Insiden kritis yang dicatat memberikan titik awal untuk menilai kinerja. Sebagai
contoh, perhatikan kejadian berikut yang dicatat oleh kepala sekolah menengah
mengenai kinerja Tom Jones, kepala kantor layanan disabilitas: Seorang mahasiswi
dengan ketidakmampuan belajar mengalami kesulitan dalam menulis. Orang tuanya
menginginkan komputer laptop untuknya. Tom Jones memesan komputer dan
dikirimkan ke guru siswa. Tidak ada pelatihan yang diberikan kepada anak, gurunya,
atau orang tuanya. Laptop itu tidak pernah digunakan. Insiden yang direkam ini
sebenarnya merupakan sintesis dari serangkaian insiden:
1. Masalah terdeteksi (seorang siswa dengan kebutuhan khusus diidentifikasi).

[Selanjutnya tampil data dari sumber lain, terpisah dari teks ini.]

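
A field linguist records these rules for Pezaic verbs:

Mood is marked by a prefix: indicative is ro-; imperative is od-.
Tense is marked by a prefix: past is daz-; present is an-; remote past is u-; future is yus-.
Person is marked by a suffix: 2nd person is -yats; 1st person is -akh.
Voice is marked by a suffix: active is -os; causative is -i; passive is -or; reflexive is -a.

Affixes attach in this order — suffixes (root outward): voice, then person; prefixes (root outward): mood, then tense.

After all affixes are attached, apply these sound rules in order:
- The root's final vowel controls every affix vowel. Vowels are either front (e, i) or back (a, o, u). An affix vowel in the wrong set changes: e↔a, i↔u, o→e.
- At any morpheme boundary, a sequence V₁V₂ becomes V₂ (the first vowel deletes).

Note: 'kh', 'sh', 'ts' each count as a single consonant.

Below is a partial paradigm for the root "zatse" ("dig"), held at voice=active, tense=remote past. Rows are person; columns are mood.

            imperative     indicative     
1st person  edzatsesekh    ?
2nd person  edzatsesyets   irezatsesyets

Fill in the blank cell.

irezatsesekh

Attach voice active -os → zatseos.
Attach person 1st person -akh → zatseosakh.
Attach mood indicative ro- → rozatseosakh.
Attach tense remote past u- → urozatseosakh.
Apply vowel harmony: urozatseosakh → irezatseesekh.
Apply vowel deletion: irezatseesekh → irezatsesekh.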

2. Tindakan korektif diambil (komputer diperintahkan).
3. Tindakan korektif pada awalnya positif (komputer dikirim).
4. Tindakan korektif kemudian kurang (komputer tidak digunakan karena kurangnya
pelatihan).
Skala peringkat grafik adalah alat paling populer yang digunakan untuk mengukur
kinerja. Tujuan skala penilaian grafik adalah untuk memastikan bahwa kategori respons
(peringkat perilaku) didefinisikan dengan jelas, bahwa interpretasi peringkat oleh pihak
luar jelas, dan bahwa pengawas dan karyawan memahami peringkat tersebut.
Daftar Pustaka
Aguinis, Herman. 2007. Perfomance Management 3rd ed. New Jersey: Pearson Education, Inc.